Quote:
Originally Posted by bolt2112
I'm pretty sure that's exactly what he was implying. After all, the dealer just did his usual job, and it's not like he put in any extra work or special effort to deal the jackpot hand to the player.
Situation 1: I get dealt a royal flush and get a $500 high-hand jackpot.
Situation 2: I get dealt a royal flush at Bellagio where there are no high-hand jackpots.
Why does the dealer in situation 1 deserve a $25 toke and the dealer in situation 2 deserves $1?

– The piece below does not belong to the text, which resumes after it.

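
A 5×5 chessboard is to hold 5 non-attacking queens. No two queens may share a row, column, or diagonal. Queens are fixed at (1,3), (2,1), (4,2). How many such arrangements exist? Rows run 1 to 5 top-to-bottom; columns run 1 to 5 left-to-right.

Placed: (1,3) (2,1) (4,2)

1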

Yes, that is EXACTLY what Rapini is saying. And it's 100% logical. If the game isn't slowed down, why is one hand that awards a jackpot deserving of greater tippage than another with no jackpot? If the jackpot award causes the table to come to a stop for 5 minutes while they verify the deck, and wait for surveillance to ok things before proceeding, then the jackpot award actually does cost the dealer money out of his pocket and hence the jackpot winner should give the dealer a bit more to compensate.
One reason poker rooms love jackpots is because it brings the staff measurably bigger tokes. Is this logical? That when the room starts raking $1 per hand for the jackpot that tokes go up?
I do tip considerably extra on jackpots, but that's because I want to. I still find it illogical that it should be expected of me.